2022-01-19 Conditioning

  • Office hours: Monday 9-10pm, Tuesday 2-3pm, Thursday 2-3pm

  • More on floating point

  • Discuss Taylor Series activity

  • Condition numbers

  • Forward and backward error

  • Computing volume of a polygon

using Plots
default(linewidth=4)

Floating point representation is relative

Let \(\operatorname{fl}\) round to the nearest floating point number.

\[ \operatorname{fl}(x) = x (1 + \epsilon), \quad \text{where} |\epsilon| \le \epsilon_{\text{machine}} \]
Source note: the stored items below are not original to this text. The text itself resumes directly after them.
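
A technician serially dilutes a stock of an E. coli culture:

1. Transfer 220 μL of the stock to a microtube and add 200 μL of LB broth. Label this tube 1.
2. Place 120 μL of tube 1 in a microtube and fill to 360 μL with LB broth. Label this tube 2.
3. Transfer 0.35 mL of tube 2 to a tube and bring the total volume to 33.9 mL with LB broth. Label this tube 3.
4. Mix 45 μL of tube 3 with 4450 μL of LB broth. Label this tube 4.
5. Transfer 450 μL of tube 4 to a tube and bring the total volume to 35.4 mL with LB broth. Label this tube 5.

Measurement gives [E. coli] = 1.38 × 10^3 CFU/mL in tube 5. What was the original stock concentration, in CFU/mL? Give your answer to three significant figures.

Step 1: 220 μL + 200 μL = 420 μL total → factor 420/220 = 1.9091
Step 2: 120 μL brought to 360 μL → factor 360/120 = 3
Step 3: 0.35 mL brought to 33.9 mL → factor 33.9/0.35 = 96.857
Step 4: 45 μL + 4450 μL = 4495 μL total → factor 4495/45 = 99.889
Step 5: 450 μL brought to 35.4 mL → factor 35400/450 = 78.667
Overall dilution factor = 1.9091 × 3 × 96.857 × 99.889 × 78.667 = 4.359 × 10^6
Stock = 1.38 × 10^3 CFU/mL × 4.359 × 10^6 = 6.02 × 10^9 CFU/mL

6.02 × 10^9 CFU/mL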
This also means that the relative error in representing \(x\) is small:

\[ \frac{|\operatorname{fl}(x) - x|}{|x|} \le \epsilon_{\text{machine}} \]
plot(x -> (1 + x) - 1, xlims=(-1e-15, 1e-15))
plot!(x -> x)
../_images/2022-01-19-conditioning_4_0.svg

Exact arithmetic, correctly rounded

Take an elementary math operation \(*\) (addition, subtraction, multiplication, division), and the discrete operation that our computers perform, \(\circledast\). Then

\[x \circledast y := \operatorname{fl}(x * y)\]

with a relative accuracy \(\epsilon_{\text{machine}}\),

\[ \frac{|(x \circledast y) - (x * y)|}{|x * y|} \le \epsilon_{\text{machine}} . \]
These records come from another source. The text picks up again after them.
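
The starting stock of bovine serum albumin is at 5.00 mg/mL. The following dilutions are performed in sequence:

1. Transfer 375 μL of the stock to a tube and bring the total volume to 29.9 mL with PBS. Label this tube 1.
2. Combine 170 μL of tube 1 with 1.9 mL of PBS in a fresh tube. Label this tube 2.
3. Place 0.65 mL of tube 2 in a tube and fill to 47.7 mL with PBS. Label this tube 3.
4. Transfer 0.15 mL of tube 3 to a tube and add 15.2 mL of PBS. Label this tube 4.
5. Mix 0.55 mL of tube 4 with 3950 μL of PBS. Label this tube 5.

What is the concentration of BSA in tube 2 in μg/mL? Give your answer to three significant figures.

5.15 μg/mL

Step 1: 375 μL brought to 29.9 mL → factor 29900/375 = 79.733
Step 2: 170 μL + 1.9 mL = 2070 μL total → factor 2070/170 = 12.176
Dilution factor through tube 2 = 79.733 × 12.176 = 970.87
[tube 2] = 5.00 mg/mL / 970.87 = 0.005150 mg/mL = 5.15 μg/mL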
Seems easy, how do operations compose?

Is this true?

\[ \frac{\Big\lvert \big((x \circledast y) \circledast z\big) - \big((x * y) * z\big) \Big\rvert}{|(x * y) * z|} \le^? \epsilon_{\text{machine}} \]
f(x; y=1, z=-1) = (x+y)+z # The best arbitrary numbers are 0, 1, and -1
plot(x -> abs(f(x) - x)/abs(x), xlims=(-1e-15, 1e-15))
../_images/2022-01-19-conditioning_8_0.svg

Which operation caused the error?

  1. \(\texttt{tmp} = \operatorname{fl}(x + 1)\)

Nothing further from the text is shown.